Archer l'avait quittée avec la conviction que l'accusation du comte Olenski n'était pas sans fondement. Le personnage mystérieux qui figurait dans le passé de Mme Olenska, le «secrétaire du comte» disait le document, avait sans doute reçu sa récompense après l'avoir aidée dans sa fuite. La vie à laquelle elle avait voulu échapper était intolérable. Elle était jeune, elle avait peur, elle était désespérée. Avait-elle été reconnaissante à son sauveur? Cette gratitude la mettait, aux yeux de la loi et du monde, de pair avec son abominable mari. Archer le lui avait expliqué, comme son devoir le voulait, ajoutant qu'à New-York, si les cœurs étaient simples et bons, elle ne devait cependant pas sur ce chapitre escompter leur indulgence.

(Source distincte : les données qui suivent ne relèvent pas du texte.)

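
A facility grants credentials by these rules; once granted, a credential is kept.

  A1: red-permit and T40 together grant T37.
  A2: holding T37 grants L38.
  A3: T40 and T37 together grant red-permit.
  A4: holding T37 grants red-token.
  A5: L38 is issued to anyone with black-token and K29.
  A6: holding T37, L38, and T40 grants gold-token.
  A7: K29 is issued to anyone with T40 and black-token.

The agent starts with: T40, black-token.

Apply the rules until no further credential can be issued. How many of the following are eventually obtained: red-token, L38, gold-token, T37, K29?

Holding T40 and black-token grants K29 (A7).
Holding black-token and K29 grants L38 (A5).
red-token would need T37 (A4), but T37 is never granted.
L38: reached.
gold-token would need T37, L38, and T40 (A6), but T37 is never granted.
T37 would need red-permit and T40 (A1), but red-permit is never granted.
K29: reached.
Reached: L38 and K29 — 2 of the 5.

2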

Il avait trouvé infiniment pénible de constater la facilité avec laquelle elle avait accepté sa décision. La faiblesse qu'elle avait tacitement avouée la mettait à la merci de Newland; il se sentait attiré vers elle par d'obscurs sentiments de jalousie et de pitié. Il était heureux que ce fût à lui qu'elle eût révélé son secret, plutôt que de le confier à la froide enquête de Mr Letterblair, ou à la curiosité embarrassée des siens. Il se chargea du soin de faire savoir à la famille, qu'ayant reconnu l'inutilité de ses démarches, elle avait renoncé au divorce; et tous s'empressèrent de ne plus penser aux choses «pénibles» dont ils avaient été menacés.
—J'étais sûre que Newland arrangerait cela, disait Mrs Welland en parlant de son futur gendre: et la vieille Mrs Mingott, qui avait convoqué Archer pour un entretien confidentiel, lui avait fait ses compliments, en ajoutant:
—La petite sotte! Je lui avais bien dit que c'était une bêtise: vouloir se faire passer pour Ellen Mingott, devenir une sorte de vieille fille, quand elle a la chance d'être mariée et comtesse!
La scène d'amour entre les acteurs avait rappelé, avec une telle acuité, au jeune homme, sa dernière conversation avec Mme Olenska que, lorsque le rideau tomba sur la séparation des deux amants, il sentit les larmes lui monter à la gorge et il se leva pour quitter le théâtre.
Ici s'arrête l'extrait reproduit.